Entraînement en amplitude complète avec hitPR
La plupart des plans du catalogue hitPR ont l’amplitude complète comme standard : squats profonds, Romanian Deadlifts, dips et tractions en amplitude complète. Si tu veux remplacer un exercice par une variante avec plus d’amplitude — par exemple le développé haltères plutôt que la barre pour un étirement plus profond — la fonction Smart-Replace fait des suggestions adaptées au schéma de mouvement. Les graphiques de tendance par exercice montrent ensuite si ta force dans la nouvelle variante progresse.
Conclusion
Tu n’as probablement pas besoin d’un programme de mobilité séparé.
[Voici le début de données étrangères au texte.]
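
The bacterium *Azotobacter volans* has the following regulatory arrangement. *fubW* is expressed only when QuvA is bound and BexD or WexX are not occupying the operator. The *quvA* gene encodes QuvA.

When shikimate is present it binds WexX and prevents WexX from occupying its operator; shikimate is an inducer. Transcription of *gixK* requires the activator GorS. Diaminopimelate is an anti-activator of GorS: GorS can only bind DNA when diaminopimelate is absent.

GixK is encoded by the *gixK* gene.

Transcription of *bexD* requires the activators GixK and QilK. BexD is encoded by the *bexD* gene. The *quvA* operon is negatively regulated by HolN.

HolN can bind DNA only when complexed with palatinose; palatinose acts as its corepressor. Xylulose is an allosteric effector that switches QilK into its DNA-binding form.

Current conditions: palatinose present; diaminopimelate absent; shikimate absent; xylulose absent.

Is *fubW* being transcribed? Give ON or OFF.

OFF

Diaminopimelate is absent, so GorS is active.
No repressor is bound and GorS is active, so *gixK* is transcribed.
So GixK is produced and active.
Xylulose is absent, so QilK is inactive.
Required activator QilK is absent, so *bexD* is not transcribed.
So BexD is not produced.
Palatinose is present, so HolN is active.
With repressor HolN bound, *quvA* is not transcribed.
So QuvA is not produced.
Shikimate is absent, so WexX is active.
With repressor WexX bound, *fubW* is not transcribed.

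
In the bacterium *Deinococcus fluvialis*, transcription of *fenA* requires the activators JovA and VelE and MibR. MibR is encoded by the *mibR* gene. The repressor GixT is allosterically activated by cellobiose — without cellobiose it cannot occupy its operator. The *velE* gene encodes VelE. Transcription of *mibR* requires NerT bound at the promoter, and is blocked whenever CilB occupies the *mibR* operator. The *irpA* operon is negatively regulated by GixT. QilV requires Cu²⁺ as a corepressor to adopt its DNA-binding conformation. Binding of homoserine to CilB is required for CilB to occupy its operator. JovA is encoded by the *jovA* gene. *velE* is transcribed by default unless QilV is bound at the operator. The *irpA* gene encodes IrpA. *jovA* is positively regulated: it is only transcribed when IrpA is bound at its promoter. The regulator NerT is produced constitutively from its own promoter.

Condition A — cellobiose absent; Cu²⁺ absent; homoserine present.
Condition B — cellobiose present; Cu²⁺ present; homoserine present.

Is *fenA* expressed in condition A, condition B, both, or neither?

Condition A:
Cellobiose is absent, so GixT is inactive.
With no repressor bound, *irpA* is transcribed.
So IrpA is produced and active.
No repressor is bound and IrpA is active, so *jovA* is transcribed.
So JovA is produced and active.
Cu²⁺ is absent, so QilV is inactive.
With no repressor bound, *velE* is transcribed.
So VelE is produced and active.
Homoserine is present, so CilB is active.
NerT is produced constitutively and is active.
With repressor CilB bound, *mibR* is not transcribed.
So MibR is not produced.
Required activator MibR is absent, so *fenA* is not transcribed.
→ *fenA* is OFF in A.
Condition B:
Cellobiose is present, so GixT is active.
With repressor GixT bound, *irpA* is not transcribed.
So IrpA is not produced.
Required activator IrpA is absent, so *jovA* is not transcribed.
So JovA is not produced.
Cu²⁺ is present, so QilV is active.
With repressor QilV bound, *velE* is not transcribed.
So VelE is not produced.
Homoserine is present, so CilB is active.
NerT is produced constitutively and is active.
With repressor CilB bound, *mibR* is not transcribed.
So MibR is not produced.
Required activator JovA is absent, so *fenA* is not transcribed.
→ *fenA* is OFF in B.

neither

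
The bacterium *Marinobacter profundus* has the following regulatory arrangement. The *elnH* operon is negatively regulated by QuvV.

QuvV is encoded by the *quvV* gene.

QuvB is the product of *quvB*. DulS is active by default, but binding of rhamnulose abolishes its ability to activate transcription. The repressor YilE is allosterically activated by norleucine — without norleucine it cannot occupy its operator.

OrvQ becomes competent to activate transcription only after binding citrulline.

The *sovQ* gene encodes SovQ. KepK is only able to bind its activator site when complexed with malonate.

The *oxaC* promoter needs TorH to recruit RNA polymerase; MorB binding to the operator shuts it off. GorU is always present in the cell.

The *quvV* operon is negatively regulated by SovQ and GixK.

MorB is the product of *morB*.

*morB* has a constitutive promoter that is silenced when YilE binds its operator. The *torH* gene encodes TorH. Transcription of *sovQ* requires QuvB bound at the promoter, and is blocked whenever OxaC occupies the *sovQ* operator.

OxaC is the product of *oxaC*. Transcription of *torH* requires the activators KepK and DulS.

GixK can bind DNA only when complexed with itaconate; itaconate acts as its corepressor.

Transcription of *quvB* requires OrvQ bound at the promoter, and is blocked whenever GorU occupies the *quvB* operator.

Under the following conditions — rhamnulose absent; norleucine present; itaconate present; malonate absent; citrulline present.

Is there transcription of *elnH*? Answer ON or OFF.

ON

Norleucine is present, so YilE is active.
With repressor YilE bound, *morB* is not transcribed.
So MorB is not produced.
Malonate is absent, so KepK is inactive.
Rhamnulose is absent, so DulS is active.
Required activator KepK is absent, so *torH* is not transcribed.
So TorH is not produced.
Required activator TorH is absent, so *oxaC* is not transcribed.
So OxaC is not produced.
GorU is produced constitutively and is active.
Citrulline is present, so OrvQ is active.
With repressor GorU bound, *quvB* is not transcribed.
So QuvB is not produced.
Required activator QuvB is absent, so *sovQ* is not transcribed.
So SovQ is not produced.
Itaconate is present, so GixK is active.
With repressor GixK bound, *quvV* is not transcribed.
So QuvV is not produced.
With no repressor bound, *elnH* is transcribed.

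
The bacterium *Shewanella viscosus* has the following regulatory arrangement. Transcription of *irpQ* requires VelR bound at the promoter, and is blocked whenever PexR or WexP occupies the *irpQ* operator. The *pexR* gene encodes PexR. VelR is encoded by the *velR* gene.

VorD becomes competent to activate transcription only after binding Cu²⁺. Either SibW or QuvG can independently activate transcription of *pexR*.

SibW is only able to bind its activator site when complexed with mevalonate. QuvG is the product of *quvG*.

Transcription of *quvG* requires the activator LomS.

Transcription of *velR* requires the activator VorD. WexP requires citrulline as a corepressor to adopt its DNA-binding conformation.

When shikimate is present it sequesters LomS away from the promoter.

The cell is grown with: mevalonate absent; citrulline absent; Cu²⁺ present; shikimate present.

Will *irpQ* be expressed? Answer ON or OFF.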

Ce dont tu as besoin : la musculation en amplitude complète. La recherche montre de manière constante : l’amplitude complète améliore la flexibilité de manière comparable aux étirements, fournit simultanément force et hypertrophie, et fait gagner du temps.
Les règles : squats profonds plutôt que partiels. Romanian Deadlifts plutôt que machines. Amplitude complète aux tractions, dips, développé couché. Échauffement dynamique plutôt que étirements statiques avant l’entraînement.
Mobilité = flexibilité + force. La musculation fournit les deux. Les étirements seulement l’un.
Sources
- Afonso J et al. (2021). Strength Training versus Stretching for Improving Range of Motion: A Systematic Review and Meta-Analysis. Healthcare, 9(4):427.
- Morton SK et al. (2011). Resistance Training vs. Static Stretching: Effects on Flexibility and Strength. JSCR, 25(12):3391-3398.
- Schoenfeld BJ, Grgic J (2020). Effects of Range of Motion on Muscle Development During Resistance Training Interventions: A Systematic Review. SAGE Open Medicine, 8:2050312120901559.
- Behm DG, Chaouachi A (2011). A Review of the Acute Effects of Static and Dynamic Stretching on Performance. Eur J Appl Physiol, 111(11):2633-2651.
- Behm DG et al. (2016). Acute Effects of Muscle Stretching on Physical Performance, Range of Motion, and Injury Incidence in Healthy Active Individuals. Appl Physiol Nutr Metab, 41(1):1-11.
- Brughelli M, Cronin J (2007). Altering the Length-Tension Relationship with Eccentric Exercise. Sports Medicine, 37(9):807-826.
- Simao R et al. (2011). The Influence of Strength, Flexibility, and Simultaneous Training on Flexibility and Strength Gains. JSCR, 25(5):1333-1338.